§351-14 Hearings and evidence. For those applications that will be heard by the commission, the applicant and the commission's legal adviser shall be entitled to appear and be heard. Any other person may appear and be heard who satisfies the commission that the person has a substantial interest in the proceedings. In any case in which the person entitled to make an application is a child, the application may be made on the child's behalf by any person acting as the child's parent or guardian. In any case in which the person entitled to make an application is mentally defective, the application may be made on the person's behalf by the person's guardian or any other individual authorized to administer the person's estate.
Where, under this chapter, any person is entitled to appear and be heard by the commission, that person may appear in person or be represented by the person's attorney. All hearings shall be open to the public, unless in a particular case, the commission determines that the hearing, or a portion thereof, should be held in private, because the offender has not been convicted or in the interest of the victim of an alleged sexual offense.
Every person appearing under this section shall have the right to produce evidence and to cross-examine witnesses.
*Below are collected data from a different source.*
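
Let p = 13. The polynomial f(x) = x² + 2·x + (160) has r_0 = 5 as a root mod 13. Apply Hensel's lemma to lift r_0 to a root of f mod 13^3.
r_2 = 1214 (mod 2197)

Hensel: r_{i+1} = r_i − f(r_i)·(f′(r_i))^{-1} mod 13^{i+2}, f′(x) = 2x + 2. Iterate:
  r_0 = 5 (mod 13)
  r_1 = 31 (mod 169)
  r_2 = 1214 (mod 2197)
Final: r = 1214 satisfies f(r) ≡ 0 mod 13^3.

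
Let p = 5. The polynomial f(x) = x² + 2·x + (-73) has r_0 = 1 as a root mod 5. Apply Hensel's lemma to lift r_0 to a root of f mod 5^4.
r_3 = 231 (mod 625)

Hensel: r_{i+1} = r_i − f(r_i)·(f′(r_i))^{-1} mod 5^{i+2}, f′(x) = 2x + 2. Iterate:
  r_0 = 1 (mod 5)
  r_1 = 6 (mod 25)
  r_2 = 106 (mod 125)
  r_3 = 231 (mod 625)
Final: r = 231 satisfies f(r) ≡ 0 mod 5^4.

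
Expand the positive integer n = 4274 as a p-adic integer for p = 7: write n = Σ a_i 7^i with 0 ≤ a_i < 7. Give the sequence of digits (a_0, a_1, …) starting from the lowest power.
(a_0, a_1, …) = (4, 1, 3, 5, 1)

Repeated division by 7 gives the digits low-to-high: 4274 = 4 + 1·7^1 + 3·7^2 + 5·7^3 + 1·7^4. Digit sequence: (4, 1, 3, 5, 1).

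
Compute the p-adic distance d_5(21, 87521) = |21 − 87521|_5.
d_5(21, 87521) = 1/3125

Step 1 — x − y = 21 − 87521 = -87500. Step 2 — v_5(-87500) = 5 (factor: -87500 = −(5^5 · 28); the sign does not affect v_p). Step 3 — |x − y|_5 = 5^{-5} = 1/3125.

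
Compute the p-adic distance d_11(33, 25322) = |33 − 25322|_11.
d_11(33, 25322) = 1/1331

Step 1 — x − y = 33 − 25322 = -25289. Step 2 — v_11(-25289) = 3 (factor: -25289 = −(11^3 · 19); the sign does not affect v_p). Step 3 — |x − y|_11 = 11^{-3} = 1/1331.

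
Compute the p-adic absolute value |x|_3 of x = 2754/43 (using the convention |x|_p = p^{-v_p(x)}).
|2754/43|_3 = 1/81

Step 1 — compute v_3(x) by factoring powers of 3 out of the numerator and denominator: v_3(2754/43) = 4. Step 2 — apply |x|_p = p^{-v_p(x)} = 3^{-4} = 1/81.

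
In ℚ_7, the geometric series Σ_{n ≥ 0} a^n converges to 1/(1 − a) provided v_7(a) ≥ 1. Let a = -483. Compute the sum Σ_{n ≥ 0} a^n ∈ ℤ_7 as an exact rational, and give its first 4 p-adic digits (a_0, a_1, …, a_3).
Σ a^n = 1/(1 − a) = 1/484;  first 4 digits = (1, 1, 5, 0)

v_7(a) = 1 ≥ 1, so the series converges in ℤ_7 to 1/(1 − a) = 1/(1 − (-483)) = 1/484. Expand this rational in ℤ_7: compute digits iteratively via d_i = x_i mod 7, x_{i+1} = (x_i − d_i)/7. The first 4 digits are (1, 1, 5, 0).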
The commission may receive in evidence any statement, document, information, or matter that, in the opinion of the commission, may contribute to its functions under this chapter, whether or not the statement, document, information, or matter would be admissible in a court of law.
If any person has been convicted of any offense with respect to an act or omission on which a claim under this chapter is based, proof of that conviction, unless an appeal against the conviction or a petition for a rehearing in respect of the charge is pending or a new trial or rehearing has been ordered, shall be taken as conclusive evidence that the offense has been committed. [L 1967, c 226, pt of §1; HRS §351-14; gen ch 1985; am L 1993, c 219, §2]
Case Notes
Applicability of the administrative procedure act. 54 H. 294, 506 P.2d 444 (1973).